In her splendid coffee table book, Sámi – Walking with Reindeer, she combines striking color photographs illuminating the Sámi connections to their environment and each other with poetry exploring her own place within nature and the Sámi way of life. She speaks, both with photographs and words, of the connection of the present day Sámi with their rich ancestral heritage through nature and the land.
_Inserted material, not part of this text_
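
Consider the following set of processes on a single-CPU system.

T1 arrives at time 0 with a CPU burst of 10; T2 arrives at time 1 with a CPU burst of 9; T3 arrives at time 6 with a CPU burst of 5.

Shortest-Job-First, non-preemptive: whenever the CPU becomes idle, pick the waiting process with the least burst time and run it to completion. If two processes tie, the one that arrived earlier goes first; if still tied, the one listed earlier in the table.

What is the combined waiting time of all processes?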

In her photographs, Erika doesn’t flinch at the often bloody realities of the reindeer herding life, while finding a majestic beauty in the moving herds. Her approach to the people is equally honest but suffused with a palpable tenderness. Although coming as an outsider, she looks to the Sámi as teachers, “Through the Sámi I hope to better understand our role as stewards of the earth. It is inevitable when spending time in a more nature-based culture that one must recognize the cycles of life and death and therefore begin to evaluate man’s role within this circle.”